The secret is out --- moms are big liars.
I was discussing this with a friend of mine and we both agreed... moms are the biggest liars.
For example...
Person to mom --- "how are you doing?"
Mom to person --- "Fine,...everything is great!" -- but what she really means to say is,..."I'm exhausted,...I haven't had a good night sleep in months,...I haven't showered and I'm covered in my kid's puke"
Person to mom --- "how's motherhood?"
Mom to person --- "it's awesome,...I couldn't be happier" -- but what she really means to say is... "it's awesome when my son actually takes a nap that is longer than 15 minutes,... I couldn't be happier when my kitchen floor is clean for more than 2 minutes AND I was able to shower... alone. in silence."
I'm not quite sure why moms feel the need to lie... granted...I've totally done it myself (which is why I want to be frank and honest with people that are expecting new babies. ) The first three months are terrible,..awful... hormonal,.. emotional and EXHAUSTING. I LOVE that Ben is older than 3 months and can actually entertain himself for more than 2 minutes.
And the crying?

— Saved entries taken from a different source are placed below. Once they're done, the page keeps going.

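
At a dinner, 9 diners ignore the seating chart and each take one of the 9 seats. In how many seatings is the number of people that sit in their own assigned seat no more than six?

# with exactly i fixed is C(9,i)·!(9-i); sum over i=0..6:
  i=0: C(9,0)·!9 = 1·133496 = 133496
  i=1: C(9,1)·!8 = 9·14833 = 133497
  i=2: C(9,2)·!7 = 36·1854 = 66744
  i=3: C(9,3)·!6 = 84·265 = 22260
  i=4: C(9,4)·!5 = 126·44 = 5544
  i=5: C(9,5)·!4 = 126·9 = 1134
  i=6: C(9,6)·!3 = 84·2 = 168
Total = 362843.

362843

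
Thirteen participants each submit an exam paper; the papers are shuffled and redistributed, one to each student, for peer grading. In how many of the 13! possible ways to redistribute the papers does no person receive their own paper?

The number of derangements of 13 is !13 = Σ_{k=0}^{13} (-1)^k·13!/k!
= 13! - 13!/1! + 13!/2! - 13!/3! + 13!/4! - 13!/5! + 13!/6! - 13!/7! + 13!/8! - 13!/9! + 13!/10! - 13!/11! + 13!/12! - 13!/13!
= 6227020800 - 6227020800 + 3113510400 - 1037836800 + 259459200 - 51891840 + 8648640 - 1235520 + 154440 - 17160 + 1716 - 156 + 13 - 1
= 2290792932

2290792932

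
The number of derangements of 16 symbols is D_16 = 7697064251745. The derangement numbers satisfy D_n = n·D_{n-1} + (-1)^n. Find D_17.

D_17 = 17·7697064251745 - 1 = 130850092279664.

130850092279664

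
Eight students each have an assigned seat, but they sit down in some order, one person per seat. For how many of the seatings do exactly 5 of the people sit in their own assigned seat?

Choose which 5 of the 8 are fixed: C(8,5) = 56.
The other 3 form a derangement: !3 = 2.
Total: 56 × 2 = 112.

112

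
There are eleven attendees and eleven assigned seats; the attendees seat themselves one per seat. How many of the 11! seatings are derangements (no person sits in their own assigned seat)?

!11 is the nearest integer to 11!/e.
11! = 39916800, and 39916800/e ≈ 14684570.08, so !11 = 14684570.

14684570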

Thankfully, I never suffered from postpartum depression... but I cried every day for 2 weeks. And by every day... I mean that literally. Every day. I cried while laughing, peeing, eating, sitting, feeding Ben... you name it... I cried. I don't miss that at all.

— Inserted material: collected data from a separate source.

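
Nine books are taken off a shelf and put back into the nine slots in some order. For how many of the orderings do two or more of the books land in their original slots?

Sum C(9,i)·!(9-i) for i = 2..9:
  i=2: C(9,2)·!7 = 36·1854 = 66744
  i=3: C(9,3)·!6 = 84·265 = 22260
  i=4: C(9,4)·!5 = 126·44 = 5544
  i=5: C(9,5)·!4 = 126·9 = 1134
  i=6: C(9,6)·!3 = 84·2 = 168
  i=7: C(9,7)·!2 = 36·1 = 36
  i=8: C(9,8)·!1 = 9·0 = 0
  i=9: C(9,9)·!0 = 1·1 = 1
Total = 95887.

95887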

So if a mom tells you she's fine... look beyond the tired, saggy eyes... and see the truth. Us moms, put on a brave face. We can do it. This whole mother thing is easy... (granted -- some days it is...) but it truly is the hardest job of them all. I used to think -- this whole maternity leave will be so easy... 1 baby instead of 30 teenagers. But,...students can go home at 3.15. It's hard to get a break... I long for my weekends when Adam is home with me... TGIF.